In Lesbos, since the fire that ravaged the Moria camp, which was built five years ago at the height of the migration crisis, thousands of asylum seekers have slept on sidewalks, in fields or in abandoned buildings, with little food and access to water in a glowing heat.
In a tent, where her eight family members have lived since the Moria fire, 21-year-old Samira Ahmedi, who arrived from Afghanistan a year ago, is fighting to bring back tears.
“Please,” she shouts to European countries, “open the doors. We are human, we are not animals.”
“Without shower or mattress”
By his side, Simine, 22, does not want to enter the new temporary camp, which was quickly built by the authorities after the fire. “There is no food, no water,” she explains, “no one wants to go to the new camp.”
The conditions are deplorable there “without shower or mattress”, according to testimonies collected by AFP.
“The entry of asylum seekers into the new camp is non-negotiable,” the Minister of Civil Protection told the media in Lesbos.
Just under 800 migrants have so far agreed to settle there, according to information from the ministry.
Most migrants refuse to do so for fear of not being able to leave the island once inside.
For Vany Bikembo, a 25-year-old mechanic who arrived a year ago from the Democratic Republic of Congo, the temporary camp, “over there, it’s a second hell” after Moria.
In the port of Mytilene, the island’s capital, about 200 islanders demonstrated early in the evening to explain that they refused to see a new migrant camp open not far from the ruins of Moria.

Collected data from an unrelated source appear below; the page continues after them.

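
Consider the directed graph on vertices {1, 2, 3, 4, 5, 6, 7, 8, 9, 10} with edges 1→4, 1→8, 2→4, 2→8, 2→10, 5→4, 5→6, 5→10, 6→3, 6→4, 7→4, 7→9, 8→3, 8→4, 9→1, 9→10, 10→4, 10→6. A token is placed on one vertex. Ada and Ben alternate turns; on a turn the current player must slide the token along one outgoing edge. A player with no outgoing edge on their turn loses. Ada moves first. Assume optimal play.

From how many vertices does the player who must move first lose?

3

Positions with no move are L. A position that does have a move is losing for the player to move precisely when every available move leads to a winning position for the opponent. Fill in the labels:
Every edge goes from a vertex to one that appears earlier in the order 3, 4, 6, 8, 10, 2, 1, 9, 7, 5, so processing vertices in that order labels each vertex after all of its successors.
3: no outgoing edge → L
4: no outgoing edge → L
6: →4(L), so W
8: →4(L), so W
10: →4(L), so W
2: →4(L), so W
1: →4(L), so W
9: →1(W), 10(W) — all W, so L
7: →9(L), so W
5: →4(L), so W
The L vertices are 3, 4, 9; that is 3 in all.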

Normalization of their situation
“The islands do not want a concentration camp, neither open nor closed,” read a banner held by protesters in the majority of the Communist Party.
The head of the North Aegean, Kostas Mountzouris, one of the staunchest opponents of the government’s plan to set up a closed camp in Lesbos, called on entrepreneurs and professionals to rally to demand a “normalization” of the situation and “removal of migrants from the island”.
For several months, the Greek Conservative government has been planning the establishment of a closed center in Lesbos to dismantle the Moria megastructure. Now that it is being destroyed, Prime Minister Kyriakos Mitsotakis has confirmed the forthcoming reconstruction of a camp and called for a more active commitment from the European Union.
Until 23 September, the European Commission has presented its long-awaited project to reform migration policy in the EU.